Het principe van het grenzeloze weerspiegelt zich in de structuren in polystyreen. De constructies zijn geen perfecte geometrische figuren maar monopoliseren onze blik. Zowel Valéry’s constructies van een meerdimensionaal universum vol aforismen als Jorge Luis Borges’ metaverhalen waarin de bibliotheek verandert in een plek waar grenzen overschreden worden verschijnen aan de horizont. In “De Aleph” schrijft Borgès:”In dat kolossale ogenblik heb ik miljoenen heerlijke of gruwelijke dingen gezien. Geen ervan verblufte me zo als het feit dat ze allemaal in éénzelfde punt gebeurden, zonder dat er sprake was van opeenstapeling of doorzichtigheid”.
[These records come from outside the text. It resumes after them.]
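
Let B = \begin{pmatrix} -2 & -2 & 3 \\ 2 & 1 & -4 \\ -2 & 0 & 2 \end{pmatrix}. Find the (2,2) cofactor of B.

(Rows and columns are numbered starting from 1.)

The cofactor is 2.

Delete row 2 and column 2; the remaining 2×2 submatrix is [-2 3; -2 2].
Its determinant is (-2)·2 − 3·(-2) = 2.
The cofactor carries sign (−1)^(2+2) = +1, so C_{2,2} = +(2) = 2.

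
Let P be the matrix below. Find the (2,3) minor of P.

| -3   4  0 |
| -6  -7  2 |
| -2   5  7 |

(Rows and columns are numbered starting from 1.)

Delete row 2 and column 3; the remaining 2×2 submatrix is [-3 4; -2 5].
Its determinant is (-3)·5 − 4·(-2) = -7.

The minor is -7.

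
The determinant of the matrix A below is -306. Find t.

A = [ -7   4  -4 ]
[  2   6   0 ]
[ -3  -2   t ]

5

Expanding along the row containing t, det(A) is linear in t: det(A) = (-50)·t + (-56).
Set (-50)·t + (-56) = -306  ⇒  (-50)·t = -250  ⇒  t = 5.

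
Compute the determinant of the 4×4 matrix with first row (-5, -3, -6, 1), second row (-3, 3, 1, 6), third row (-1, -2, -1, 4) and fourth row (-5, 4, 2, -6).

717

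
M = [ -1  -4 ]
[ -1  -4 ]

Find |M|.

det(M) = (-1)·(-4) − (-4)·(-1) = 4 − 4 = 0

0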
De steeds verwijdende blik van deze auteur rijmt met Ghekieres liefde voor het intieme en het panorama. Op het einde van de 18de eeuw verschijnen tegelijkertijd de Franse revolutie, de eerste ballonvaart en het Britse patent op het panorama. De gemeenschappelijke term is het overzicht. De revolutie doet de eerste burger geboren worden; de ballonvaarder maakt zich los van de aarde en kijkt als een cartograaf neer op land en zee; de panoramaschilder staat er middenin en schildert een totaalblik. Benjamin las het panorama en het bijkomende spektakel als een metafoor voor het zich ontplooiend burgerdom en de prille democratie.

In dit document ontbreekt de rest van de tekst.